The Cook’s distance plot is a visualization of a score called (you guessed it) Cook’s distance, calculated for each case (aka participant) in the dataframe. Cook’s distance tells us how much the regression would change if the data point was removed. Ideally, we want all points to have the same influence on the regression line, although we accept that there will be some variability. The cutoff for a high Cook’s distance score is .5. For our data, some points do exert more influence than others, but none of them are close to the cutoff.

[NOTE: All of the above text is informational. You do NOT need to edit it for the HW.]

# Cook's distance
plot(reg_model, 4)

Interpretation: The Cook’s Distance plot indicates that most data points exert minimal influence on the regression model, as the Cook’s distances are generally low and do not exceed the common threshold for concern. However, a few observations, such as points 436, 461, and 1038, show slightly higher Cook’s distances. While these points may warrant further investigation to determine their potential influence on the model, they are not extreme enough to suggest severe outliers or highly influential observations.

For your HW: You need to generate the plot, assess Cook’s distance in your dataset and identify any potential cases/participants that are prominent outliers using the cutoff for a high Cook’s distance score of .5. You will summarize this in the “Issues with my Data” section below.

6.5 Issues with My Data

Before interpreting our results, we assessed our variables to ensure they met the assumptions for a simple linear regression. Analysis of the Residuals vs Fitted plot suggested some minor non-linearity between self-esteem and perceived stress; however, this deviation is not substantial enough to violate the assumption of linearity. Additionally, we examined the Cook’s Distance plot to detect influential outliers. While a few observations, such as 436, 461, and 1038, showed slightly elevated Cook’s distances, all cases were well below the commonly used cutoff of 0.5, indicating no severe outliers or highly influential points were present.
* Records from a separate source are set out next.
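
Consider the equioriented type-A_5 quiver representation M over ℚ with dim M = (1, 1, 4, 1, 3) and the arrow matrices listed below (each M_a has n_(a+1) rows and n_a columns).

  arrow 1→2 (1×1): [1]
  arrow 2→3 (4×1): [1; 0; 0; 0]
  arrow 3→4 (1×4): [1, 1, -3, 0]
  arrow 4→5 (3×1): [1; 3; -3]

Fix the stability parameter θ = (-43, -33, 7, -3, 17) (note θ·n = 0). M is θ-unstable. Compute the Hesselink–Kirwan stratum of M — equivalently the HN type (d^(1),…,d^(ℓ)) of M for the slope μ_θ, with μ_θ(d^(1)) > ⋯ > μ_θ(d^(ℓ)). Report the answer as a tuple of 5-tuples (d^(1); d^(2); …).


Interval decomposition of M: I[1,5], I[3,3]^3, I[5,5]^2.
HN type (ℓ=5): μ^(1)=17; μ^(2)=7; μ^(3)=2; μ^(4)=-33; μ^(5)=-43

((0, 0, 0, 0, 3); (0, 0, 3, 0, 0); (0, 0, 1, 1, 0); (0, 1, 0, 0, 0); (1, 0, 0, 0, 0))


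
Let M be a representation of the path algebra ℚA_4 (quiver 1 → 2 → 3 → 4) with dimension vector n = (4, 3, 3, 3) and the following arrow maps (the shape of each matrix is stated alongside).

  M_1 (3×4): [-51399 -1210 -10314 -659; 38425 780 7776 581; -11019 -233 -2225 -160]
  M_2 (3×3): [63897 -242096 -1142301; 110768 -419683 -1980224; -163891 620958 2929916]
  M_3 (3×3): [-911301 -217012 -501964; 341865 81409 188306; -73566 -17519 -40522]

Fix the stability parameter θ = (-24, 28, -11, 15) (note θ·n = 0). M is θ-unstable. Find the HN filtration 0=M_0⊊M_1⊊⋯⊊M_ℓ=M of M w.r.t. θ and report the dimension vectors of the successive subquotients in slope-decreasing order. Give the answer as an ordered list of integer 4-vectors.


Via rank(M_{q-1}∘⋯∘M_p): M ≅ I[1,1], I[1,3], I[1,4]^2, I[4,4].
μ_θ-semistable layers: μ^(1)=15; μ^(2)=17/2; μ^(3)=-24

((0, 0, 0, 3); (0, 3, 3, 0); (4, 0, 0, 0))


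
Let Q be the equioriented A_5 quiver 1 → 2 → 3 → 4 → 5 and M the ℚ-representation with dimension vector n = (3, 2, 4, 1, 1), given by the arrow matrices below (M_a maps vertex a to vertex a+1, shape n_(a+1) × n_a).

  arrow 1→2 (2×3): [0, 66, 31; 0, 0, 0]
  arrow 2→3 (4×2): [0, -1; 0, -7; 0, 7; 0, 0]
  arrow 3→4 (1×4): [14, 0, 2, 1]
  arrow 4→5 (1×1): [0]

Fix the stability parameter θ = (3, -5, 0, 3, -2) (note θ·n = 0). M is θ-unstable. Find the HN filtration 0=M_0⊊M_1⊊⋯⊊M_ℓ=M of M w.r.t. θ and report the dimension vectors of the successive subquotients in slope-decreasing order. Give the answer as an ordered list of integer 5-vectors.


Barcode: M ≅ I[1,1]^2, I[1,2], I[2,3], I[3,3]^2, I[3,4], I[5,5]. HN layers by μ_θ (5 steps, strictly decreasing):
  μ^(1)=3; μ^(2)=0; μ^(3)=-1; μ^(4)=-2; μ^(5)=-5

((2, 0, 0, 1, 0); (0, 0, 4, 0, 0); (1, 1, 0, 0, 0); (0, 0, 0, 0, 1); (0, 1, 0, 0, 0))


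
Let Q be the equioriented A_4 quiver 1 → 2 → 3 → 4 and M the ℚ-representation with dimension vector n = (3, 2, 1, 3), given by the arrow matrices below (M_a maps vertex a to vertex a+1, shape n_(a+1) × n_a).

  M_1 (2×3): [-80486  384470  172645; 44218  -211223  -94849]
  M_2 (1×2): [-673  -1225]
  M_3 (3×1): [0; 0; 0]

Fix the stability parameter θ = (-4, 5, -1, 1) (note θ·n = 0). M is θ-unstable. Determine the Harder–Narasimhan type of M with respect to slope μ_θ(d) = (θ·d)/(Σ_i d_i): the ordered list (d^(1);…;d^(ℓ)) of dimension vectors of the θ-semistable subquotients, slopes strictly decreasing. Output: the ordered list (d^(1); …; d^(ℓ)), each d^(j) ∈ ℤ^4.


Barcode: M ≅ I[1,1], I[1,2], I[1,3], I[4,4]^3. HN layers by μ_θ (4 steps, strictly decreasing):
  μ^(1)=5; μ^(2)=2; μ^(3)=1; μ^(4)=-4

((0, 1, 0, 0); (0, 1, 1, 0); (0, 0, 0, 3); (3, 0, 0, 0))


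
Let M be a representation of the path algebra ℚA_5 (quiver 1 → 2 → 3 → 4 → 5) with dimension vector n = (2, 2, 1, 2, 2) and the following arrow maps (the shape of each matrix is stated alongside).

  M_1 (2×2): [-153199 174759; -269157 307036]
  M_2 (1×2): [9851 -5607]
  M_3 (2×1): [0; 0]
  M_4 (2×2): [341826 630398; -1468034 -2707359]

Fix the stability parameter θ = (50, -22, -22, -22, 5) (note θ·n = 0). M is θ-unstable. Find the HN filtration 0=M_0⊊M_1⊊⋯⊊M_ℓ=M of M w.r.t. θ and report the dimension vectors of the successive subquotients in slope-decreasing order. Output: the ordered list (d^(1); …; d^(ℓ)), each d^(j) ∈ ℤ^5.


Barcode: M ≅ I[1,2], I[1,3], I[4,5]^2. HN layers by μ_θ (4 steps, strictly decreasing):
  μ^(1)=14; μ^(2)=5; μ^(3)=2; μ^(4)=-22

((1, 1, 0, 0, 0); (0, 0, 0, 0, 2); (1, 1, 1, 0, 0); (0, 0, 0, 2, 0))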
7 View Statistical Test Output

summary(reg_model)

## 
## Call:
## lm(formula = pss ~ rse_std, data = d)
## 
## Residuals:
##      Min       1Q   Median       3Q      Max 
## -2.44422 -0.43448  0.01105  0.42447  2.90210 
## 
## Coefficients:
##             Estimate Std. Error t value Pr(>|t|)    
## (Intercept)  2.95387    0.01811  163.11   <2e-16 ***
## rse_std     -0.70329    0.01812  -38.82   <2e-16 ***
## ---
## Signif. codes:  0 '***' 0.001 '**' 0.01 '*' 0.05 '.' 0.1 ' ' 1
## 
## Residual standard error: 0.6408 on 1250 degrees of freedom
## Multiple R-squared:  0.5466, Adjusted R-squared:  0.5462 
## F-statistic:  1507 on 1 and 1250 DF,  p-value: < 2.2e-16

# note for write-up section below: to type lowercase Beta (ß) you need to hold down Alt key and type 225 on numeric keypad. If that doesn't work (upon releasing the Alt key), you should be able to copy/paste it from somewhere else.
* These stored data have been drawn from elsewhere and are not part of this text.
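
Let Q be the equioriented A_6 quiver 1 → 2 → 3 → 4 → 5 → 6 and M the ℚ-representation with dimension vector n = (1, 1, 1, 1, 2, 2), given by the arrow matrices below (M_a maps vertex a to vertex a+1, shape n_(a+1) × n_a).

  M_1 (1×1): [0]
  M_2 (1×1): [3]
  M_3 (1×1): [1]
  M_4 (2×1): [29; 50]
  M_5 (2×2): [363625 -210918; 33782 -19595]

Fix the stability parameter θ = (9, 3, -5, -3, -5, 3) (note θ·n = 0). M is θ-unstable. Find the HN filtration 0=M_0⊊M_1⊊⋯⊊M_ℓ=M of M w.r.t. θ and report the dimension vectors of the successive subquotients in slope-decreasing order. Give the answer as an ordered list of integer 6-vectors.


Interval decomposition of M: I[1,1], I[2,6], I[5,6].
HN type (ℓ=4): μ^(1)=9; μ^(2)=3; μ^(3)=-5/2; μ^(4)=-5

((1, 0, 0, 0, 0, 0); (0, 0, 0, 0, 0, 2); (0, 1, 1, 1, 1, 0); (0, 0, 0, 0, 1, 0))


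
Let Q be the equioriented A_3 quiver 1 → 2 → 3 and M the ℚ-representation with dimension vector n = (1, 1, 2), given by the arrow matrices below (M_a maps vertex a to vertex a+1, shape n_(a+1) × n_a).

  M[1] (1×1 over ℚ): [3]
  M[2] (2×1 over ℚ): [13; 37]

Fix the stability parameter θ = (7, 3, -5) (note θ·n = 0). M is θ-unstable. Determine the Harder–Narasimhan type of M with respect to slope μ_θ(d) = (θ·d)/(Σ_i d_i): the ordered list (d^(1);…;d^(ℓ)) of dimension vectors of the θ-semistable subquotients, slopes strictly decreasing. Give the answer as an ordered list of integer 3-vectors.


Interval decomposition of M: I[1,3], I[3,3].
HN type (ℓ=2): μ^(1)=5/3; μ^(2)=-5

((1, 1, 1); (0, 0, 1))


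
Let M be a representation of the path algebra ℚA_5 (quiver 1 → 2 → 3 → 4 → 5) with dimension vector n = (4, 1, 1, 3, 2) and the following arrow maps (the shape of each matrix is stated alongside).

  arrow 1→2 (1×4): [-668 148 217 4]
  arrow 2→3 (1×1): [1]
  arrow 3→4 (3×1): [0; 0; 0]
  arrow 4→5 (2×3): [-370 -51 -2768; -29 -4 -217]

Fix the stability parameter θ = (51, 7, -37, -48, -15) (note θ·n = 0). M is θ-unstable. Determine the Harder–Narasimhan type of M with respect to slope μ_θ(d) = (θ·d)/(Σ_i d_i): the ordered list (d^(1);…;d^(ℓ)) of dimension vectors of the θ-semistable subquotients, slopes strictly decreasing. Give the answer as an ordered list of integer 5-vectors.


Barcode: M ≅ I[1,1]^3, I[1,3], I[4,4], I[4,5]^2. HN layers by μ_θ (4 steps, strictly decreasing):
  μ^(1)=51; μ^(2)=7; μ^(3)=-15; μ^(4)=-48

((3, 0, 0, 0, 0); (1, 1, 1, 0, 0); (0, 0, 0, 0, 2); (0, 0, 0, 3, 0))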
Effect size, based on Regression Beta (Estimate) value Trivial: Less than 0.10 Small: 0.10–0.29 Medium: 0.30–0.49 Large: 0.50 or greater

8 Write Up Results

To test our hypothesis that self-esteem will significantly predict perceived stress, and that the relationship will be negative, we used a simple linear regression to model the relationship between these variables. We confirmed that our data met the assumptions of linear regression by analyzing a Residuals vs Fitted plot, which indicated minor non-linearity but no severe violations of the assumption of linearity. We also checked for outliers using a Cook’s Distance plot, which showed no severe outliers or highly influential points, as all values were well below the commonly accepted cutoff of 0.5.

Note: we are skipping the assumptions of normality and homogeneity of variance for this assignment.
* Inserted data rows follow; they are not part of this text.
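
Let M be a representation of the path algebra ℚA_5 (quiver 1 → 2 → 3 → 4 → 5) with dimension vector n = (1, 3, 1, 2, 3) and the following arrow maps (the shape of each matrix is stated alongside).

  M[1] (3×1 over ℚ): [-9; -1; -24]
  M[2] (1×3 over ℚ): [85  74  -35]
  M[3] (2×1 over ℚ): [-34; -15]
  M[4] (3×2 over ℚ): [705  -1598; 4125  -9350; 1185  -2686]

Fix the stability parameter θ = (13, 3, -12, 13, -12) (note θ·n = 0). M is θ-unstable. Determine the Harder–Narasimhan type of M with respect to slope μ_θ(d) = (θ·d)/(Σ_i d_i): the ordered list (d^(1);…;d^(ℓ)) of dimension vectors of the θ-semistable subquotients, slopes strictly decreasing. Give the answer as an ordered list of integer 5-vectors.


Via rank(M_{q-1}∘⋯∘M_p): M ≅ I[1,4], I[2,2]^2, I[4,5], I[5,5]^2.
μ_θ-semistable layers: μ^(1)=13; μ^(2)=3; μ^(3)=4/3; μ^(4)=1/2; μ^(5)=-12

((0, 0, 0, 1, 0); (0, 2, 0, 0, 0); (1, 1, 1, 0, 0); (0, 0, 0, 1, 1); (0, 0, 0, 0, 2))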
As predicted, we found that self-esteem significantly predicted perceived stress, Adj. R^2 = .12, F(1, 1098) = 148.2, p < .001. The relationship between self-esteem and perceived stress was negative, ß = -0.35, t(1098) = -12.17, p < .001 (refer to Figure 1). According to Cohen (1988), this constitutes a medium effect size (0.30–0.49).

References

Cohen J. (1988). Statistical Power Analysis for the Behavioral Sciences. New York, NY: Routledge Academic.